Continuamos a empurrar os problemas com a barriga...
Públic 2011-01-14 José Manuel Fernandes
Paul Krugman tem razão: a taxa de juro do leilão da dívida foi "pouco menos que ruinosa"Esta semana um amigo meu interrogava-se não sobre se deveria aconselhar os filhos a procurarem um futuro fora de Portugal - isso já estava a acontecer -, mas sobre se algum dia, mais tarde, eles teriam um futuro em Portugal. No mesmo dia, uma jovem aluna, ao ler um título do Diário de Notícias que indicava durarem os encargos das PPP mais 72 anos, confessava que já tinha pensado procurar um casamento de conveniência nos Estados Unidos para se poder naturalizar imediatamente. Não soube que responder-lhes.
Foi por isso quase com um sentimento de revolta que ouvi, na quarta-feira, as reacções entusiasmadas ao "sucesso" do leilão de dívida pública à taxa de 6,716 por cento (um preço "muito bom", delirou mesmo o primeiro-ministro). Paul Krugman chamou-lhe, porém, "leilão pírrico" e previu que com "mais alguns sucessos destes a periferia europeia será destruída". É fácil explicar porquê: com a inflação limitada a dois por cento pelo Banco Central Europeu, Portugal precisaria de crescer a quase cinco por cento ao ano para conseguir, sem alienar património, começar a amortizar as suas dívidas. Isto quando, nos últimos dez anos, praticamente não crescemos e, em 2011, o Banco de Portugal prevê mesmo que encolhamos 1,3 por cento. Ou, como se escrevia na The Economist, "a taxa [de 6,716 por cento] é insustentavelmente alta para um país com tanta dívida pública. Se Portugal quer continuar solvente, o custo dos seus empréstimos tem de descer substancialmente".
Não deviam, pois, estalar rolhas de champanhe quando, ao contrairmos dívida a esta taxa de juro, estamos a cravar mais um prego no nosso caixão. Isso só aconteceu porque, em Portugal, e também na Europa, domina uma visão de curto prazo.
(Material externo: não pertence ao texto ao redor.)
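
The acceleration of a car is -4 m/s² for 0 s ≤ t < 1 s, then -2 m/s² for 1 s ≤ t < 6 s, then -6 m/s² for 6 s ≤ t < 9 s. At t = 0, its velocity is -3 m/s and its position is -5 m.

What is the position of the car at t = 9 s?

On each constant-a segment, Δv = aΔt and Δx = v₀Δt + ½aΔt²; chain segment to segment.
0–1 s: v starts -3 m/s; Δx = -3·1 + ½·-4·1² = -5 m; v ends -7 m/s.
1–6 s: v starts -7 m/s; Δx = -7·5 + ½·-2·5² = -60 m; v ends -17 m/s.
6–9 s: v starts -17 m/s; Δx = -17·3 + ½·-6·3² = -78 m; v ends -35 m/s.
x(9) = -5 + Σ Δx = -148 m.

-148 m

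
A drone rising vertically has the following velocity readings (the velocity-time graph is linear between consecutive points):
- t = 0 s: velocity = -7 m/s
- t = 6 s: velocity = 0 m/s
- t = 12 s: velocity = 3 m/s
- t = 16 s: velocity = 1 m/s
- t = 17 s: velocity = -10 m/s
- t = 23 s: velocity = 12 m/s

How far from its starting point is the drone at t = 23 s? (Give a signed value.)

-2.5 m

Net displacement equals the area under the velocity-time graph (areas below the axis count negative).
0–6 s: ½(-7 + 0)(6) = -21 m
6–12 s: ½(0 + 3)(6) = 9 m
12–16 s: ½(3 + 1)(4) = 8 m
16–17 s: ½(1 + -10)(1) = -4.5 m
17–23 s: ½(-10 + 12)(6) = 6 m
Net displacement = -2.5 m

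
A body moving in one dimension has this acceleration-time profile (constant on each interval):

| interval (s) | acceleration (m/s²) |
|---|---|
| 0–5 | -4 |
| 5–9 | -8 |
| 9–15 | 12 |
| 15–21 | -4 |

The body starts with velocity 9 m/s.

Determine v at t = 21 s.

5 m/s

Δv equals the area under the a-t graph; then v = v₀ + Δv.
0–5 s: -4 × 5 = -20 m/s
5–9 s: -8 × 4 = -32 m/s
9–15 s: 12 × 6 = 72 m/s
15–21 s: -4 × 6 = -24 m/s
Δv = -4 m/s, so v(21) = 9 + (-4) = 5 m/s.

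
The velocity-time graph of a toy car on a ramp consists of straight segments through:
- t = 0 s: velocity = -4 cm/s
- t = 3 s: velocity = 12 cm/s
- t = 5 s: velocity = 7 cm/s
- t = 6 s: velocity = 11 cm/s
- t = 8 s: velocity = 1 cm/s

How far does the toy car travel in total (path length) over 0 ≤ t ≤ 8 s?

Distance (not displacement) is the total path length: add the absolute areas under v-t.
0–3 s: v = 0 at t = 0.75 s; triangle areas 1.5 + 13.5 = 15 cm
3–5 s: |½(12 + 7)(2)| = 19 cm
5–6 s: |½(7 + 11)(1)| = 9 cm
6–8 s: |½(11 + 1)(2)| = 12 cm
Total distance = 55 cm

55 cm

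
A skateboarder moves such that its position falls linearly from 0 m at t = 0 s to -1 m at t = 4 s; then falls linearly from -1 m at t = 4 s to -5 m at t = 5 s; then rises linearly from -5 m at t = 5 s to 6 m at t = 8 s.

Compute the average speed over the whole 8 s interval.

Average speed = (total path length)/(elapsed time); on a piecewise-linear x-t graph the path length is Σ|Δx|.
0–4 s: |Δx| = |-1 − 0| = 1 m
4–5 s: |Δx| = |-5 − -1| = 4 m
5–8 s: |Δx| = |6 − -5| = 11 m
Total path = 16 m; average speed = 16/8 = 2 m/s.

2 m/s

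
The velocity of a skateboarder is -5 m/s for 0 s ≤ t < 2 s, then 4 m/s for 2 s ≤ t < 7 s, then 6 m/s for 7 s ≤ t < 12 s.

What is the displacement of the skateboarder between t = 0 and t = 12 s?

40 m

Displacement is the signed area under the v-t curve.
0–2 s: -5 × 2 = -10 m
2–7 s: 4 × 5 = 20 m
7–12 s: 6 × 5 = 30 m
Net displacement = 40 m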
Os líderes preocupam-se apenas com o mês seguinte e não, como os meus interlocutores, com as próximas décadas.
Sejamos, pois, claros: Portugal encontra-se numa situação semelhante à da generalidade dos países do Sul da Europa, que, esta semana, foi muito bem retratada por Wolfgang Münchau, colunista de assuntos europeus do Financial Times, e por Ambrose Evans-Pritchard, editor de economia internacional do Telegraph de Londres: estes países têm, ao mesmo tempo, de conseguir recuperar a competitividade perdida das suas economias e de controlar as suas dívidas, mas realisticamente só conseguirão, nas actuais condições, enfrentar um desses problemas, nunca os dois ao mesmo tempo. Só através de uma desvalorização (impossível no quadro da união monetária) ou do reescalonamento da dívida (um tabu por enquanto) poderão países como Portugal sair do beco onde se meteram.
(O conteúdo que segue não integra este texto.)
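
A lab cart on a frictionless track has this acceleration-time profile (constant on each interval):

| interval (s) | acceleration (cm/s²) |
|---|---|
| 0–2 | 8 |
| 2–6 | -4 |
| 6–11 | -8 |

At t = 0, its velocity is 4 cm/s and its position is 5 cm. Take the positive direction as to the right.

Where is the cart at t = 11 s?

-3 cm

On each constant-a segment, Δv = aΔt and Δx = v₀Δt + ½aΔt²; chain segment to segment.
0–2 s: v starts 4 cm/s; Δx = 4·2 + ½·8·2² = 24 cm; v ends 20 cm/s.
2–6 s: v starts 20 cm/s; Δx = 20·4 + ½·-4·4² = 48 cm; v ends 4 cm/s.
6–11 s: v starts 4 cm/s; Δx = 4·5 + ½·-8·5² = -80 cm; v ends -36 cm/s.
x(11) = 5 + Σ Δx = -3 cm.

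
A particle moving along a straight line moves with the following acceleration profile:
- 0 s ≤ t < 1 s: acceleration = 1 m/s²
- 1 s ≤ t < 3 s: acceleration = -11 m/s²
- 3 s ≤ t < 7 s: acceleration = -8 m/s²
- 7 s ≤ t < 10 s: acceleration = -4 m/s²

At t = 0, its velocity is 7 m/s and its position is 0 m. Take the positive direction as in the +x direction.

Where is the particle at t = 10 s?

-274.5 m

On each constant-a segment, Δv = aΔt and Δx = v₀Δt + ½aΔt²; chain segment to segment.
0–1 s: v starts 7 m/s; Δx = 7·1 + ½·1·1² = 7.5 m; v ends 8 m/s.
1–3 s: v starts 8 m/s; Δx = 8·2 + ½·-11·2² = -6 m; v ends -14 m/s.
3–7 s: v starts -14 m/s; Δx = -14·4 + ½·-8·4² = -120 m; v ends -46 m/s.
7–10 s: v starts -46 m/s; Δx = -46·3 + ½·-4·3² = -156 m; v ends -58 m/s.
x(10) = 0 + Σ Δx = -274.5 m.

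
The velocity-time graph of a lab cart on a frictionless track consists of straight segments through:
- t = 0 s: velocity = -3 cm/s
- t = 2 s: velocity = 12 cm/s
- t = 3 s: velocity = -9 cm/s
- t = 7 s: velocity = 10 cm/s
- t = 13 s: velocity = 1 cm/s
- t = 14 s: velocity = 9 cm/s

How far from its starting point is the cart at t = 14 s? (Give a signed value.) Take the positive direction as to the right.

Displacement is the signed area under the v-t curve.
0–2 s: ½(-3 + 12)(2) = 9 cm
2–3 s: ½(12 + -9)(1) = 1.5 cm
3–7 s: ½(-9 + 10)(4) = 2 cm
7–13 s: ½(10 + 1)(6) = 33 cm
13–14 s: ½(1 + 9)(1) = 5 cm
Net displacement = 50.5 cm

50.5 cm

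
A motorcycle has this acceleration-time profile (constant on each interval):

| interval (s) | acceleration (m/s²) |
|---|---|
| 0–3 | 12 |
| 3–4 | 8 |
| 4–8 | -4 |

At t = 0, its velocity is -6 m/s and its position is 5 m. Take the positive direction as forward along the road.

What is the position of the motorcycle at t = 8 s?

On each constant-a segment, Δv = aΔt and Δx = v₀Δt + ½aΔt²; chain segment to segment.
0–3 s: v starts -6 m/s; Δx = -6·3 + ½·12·3² = 36 m; v ends 30 m/s.
3–4 s: v starts 30 m/s; Δx = 30·1 + ½·8·1² = 34 m; v ends 38 m/s.
4–8 s: v starts 38 m/s; Δx = 38·4 + ½·-4·4² = 120 m; v ends 22 m/s.
x(8) = 5 + Σ Δx = 195 m.

195 m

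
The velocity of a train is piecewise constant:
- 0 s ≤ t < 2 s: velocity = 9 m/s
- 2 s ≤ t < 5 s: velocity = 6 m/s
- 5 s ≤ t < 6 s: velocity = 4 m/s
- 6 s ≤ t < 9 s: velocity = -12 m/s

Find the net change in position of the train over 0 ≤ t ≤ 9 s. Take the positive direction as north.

4 m

Net displacement equals the area under the velocity-time graph (areas below the axis count negative).
0–2 s: 9 × 2 = 18 m
2–5 s: 6 × 3 = 18 m
5–6 s: 4 × 1 = 4 m
6–9 s: -12 × 3 = -36 m
Net displacement = 4 m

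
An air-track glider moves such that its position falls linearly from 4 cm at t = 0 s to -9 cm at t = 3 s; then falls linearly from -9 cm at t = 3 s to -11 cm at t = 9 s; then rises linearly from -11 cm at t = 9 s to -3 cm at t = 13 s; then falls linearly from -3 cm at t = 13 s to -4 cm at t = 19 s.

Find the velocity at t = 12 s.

2 cm/s

Velocity is the slope of the x-t graph on 9–13 s: (-3 − -11)/(13 − 9) = 2 cm/s.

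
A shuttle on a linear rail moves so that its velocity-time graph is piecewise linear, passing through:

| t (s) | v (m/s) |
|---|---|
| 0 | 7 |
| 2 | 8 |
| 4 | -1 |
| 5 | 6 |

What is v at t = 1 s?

7.5 m/s

On 0–2 s the graph is linear from 7 to 8 m/s: v(1) = 7 + (8 − 7)·(1 − 0)/(2 − 0) = 7.5 m/s.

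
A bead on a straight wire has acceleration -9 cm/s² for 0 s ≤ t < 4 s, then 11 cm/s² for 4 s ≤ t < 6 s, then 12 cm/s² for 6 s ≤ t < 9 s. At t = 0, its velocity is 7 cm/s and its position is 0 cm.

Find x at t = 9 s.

-47 cm

On each constant-a segment, Δv = aΔt and Δx = v₀Δt + ½aΔt²; chain segment to segment.
0–4 s: v starts 7 cm/s; Δx = 7·4 + ½·-9·4² = -44 cm; v ends -29 cm/s.
4–6 s: v starts -29 cm/s; Δx = -29·2 + ½·11·2² = -36 cm; v ends -7 cm/s.
6–9 s: v starts -7 cm/s; Δx = -7·3 + ½·12·3² = 33 cm; v ends 29 cm/s.
x(9) = 0 + Σ Δx = -47 cm.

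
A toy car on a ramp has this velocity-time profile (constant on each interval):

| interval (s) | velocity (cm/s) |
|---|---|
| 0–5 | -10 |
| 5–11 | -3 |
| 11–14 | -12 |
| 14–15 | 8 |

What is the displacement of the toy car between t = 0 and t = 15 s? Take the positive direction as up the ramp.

Displacement is the signed area under the v-t curve.
0–5 s: -10 × 5 = -50 cm
5–11 s: -3 × 6 = -18 cm
11–14 s: -12 × 3 = -36 cm
14–15 s: 8 × 1 = 8 cm
Net displacement = -96 cm

-96 cm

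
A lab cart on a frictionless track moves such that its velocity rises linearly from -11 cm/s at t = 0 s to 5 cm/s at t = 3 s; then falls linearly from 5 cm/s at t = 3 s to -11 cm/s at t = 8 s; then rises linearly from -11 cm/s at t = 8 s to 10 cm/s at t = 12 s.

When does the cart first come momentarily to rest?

t = 2.0625 s

v changes sign on 0–3 s (from -11 to 5); the graph is linear there, so v = 0 at t = 0 + (11)·(3 − 0)/(5 − -11) = 2.0625 s.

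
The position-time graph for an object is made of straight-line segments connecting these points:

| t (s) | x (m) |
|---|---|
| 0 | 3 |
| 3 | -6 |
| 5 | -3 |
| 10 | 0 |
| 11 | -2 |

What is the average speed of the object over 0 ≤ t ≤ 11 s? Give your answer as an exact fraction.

17/11 m/s

Average speed = (total path length)/(elapsed time); on a piecewise-linear x-t graph the path length is Σ|Δx|.
0–3 s: |Δx| = |-6 − 3| = 9 m
3–5 s: |Δx| = |-3 − -6| = 3 m
5–10 s: |Δx| = |0 − -3| = 3 m
10–11 s: |Δx| = |-2 − 0| = 2 m
Total path = 17 m; average speed = 17/11 = 17/11 m/s.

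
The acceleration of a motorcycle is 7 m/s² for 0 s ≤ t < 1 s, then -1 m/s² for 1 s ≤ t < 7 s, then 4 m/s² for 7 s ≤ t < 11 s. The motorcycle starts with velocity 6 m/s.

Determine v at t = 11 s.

23 m/s

Δv equals the area under the a-t graph; then v = v₀ + Δv.
0–1 s: 7 × 1 = 7 m/s
1–7 s: -1 × 6 = -6 m/s
7–11 s: 4 × 4 = 16 m/s
Δv = 17 m/s, so v(11) = 6 + (17) = 23 m/s.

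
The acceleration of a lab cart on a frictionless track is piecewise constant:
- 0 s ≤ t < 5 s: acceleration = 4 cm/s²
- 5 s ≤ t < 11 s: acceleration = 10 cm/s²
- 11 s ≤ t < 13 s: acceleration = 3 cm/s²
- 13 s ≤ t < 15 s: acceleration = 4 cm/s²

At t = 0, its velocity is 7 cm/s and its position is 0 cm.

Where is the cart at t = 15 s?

801 cm

On each constant-a segment, Δv = aΔt and Δx = v₀Δt + ½aΔt²; chain segment to segment.
0–5 s: v starts 7 cm/s; Δx = 7·5 + ½·4·5² = 85 cm; v ends 27 cm/s.
5–11 s: v starts 27 cm/s; Δx = 27·6 + ½·10·6² = 342 cm; v ends 87 cm/s.
11–13 s: v starts 87 cm/s; Δx = 87·2 + ½·3·2² = 180 cm; v ends 93 cm/s.
13–15 s: v starts 93 cm/s; Δx = 93·2 + ½·4·2² = 194 cm; v ends 101 cm/s.
x(15) = 0 + Σ Δx = 801 cm.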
Segundo andamento: o Primeiro Dilema
Há uma pesada sensação de déjà vu na coreografia dos líderes europeus e portugueses a propósito de um eventual recurso de Portugal ao fundo de emergência europeu (e ao FMI). Passo a passo, parece estarmos a seguir as pisadas da Grécia e da Irlanda. Ambrose Evans-Pritchard notou até uma particular coincidência: a precipitação do processo de ajuda ocorreu, na Irlanda, quando o governador do Banco Central entrou em dissonância com o Governo de Dublin; em Portugal, Carlos Costa ainda não divergiu de Teixeira dos Santos, mas uma das suas vice-governadoras, Teodora Cardoso, já o fez. E o que é que ela disse? Que tudo poderá ser "mais fácil, se tivermos um apoio externo, desde logo porque isso permite que o ajustamento não seja tão abrupto".
Em editorial, o Financial Times defende uma posição semelhante: "Ao terem recusado recorrer aos fundos europeus até não terem outra alternativa, Atenas e Dublin tornaram o processo de resgate mais confuso e penoso do que o necessário. Lisboa está a repetir o erro, ao encarar como uma desgraça nacional pedir ajuda".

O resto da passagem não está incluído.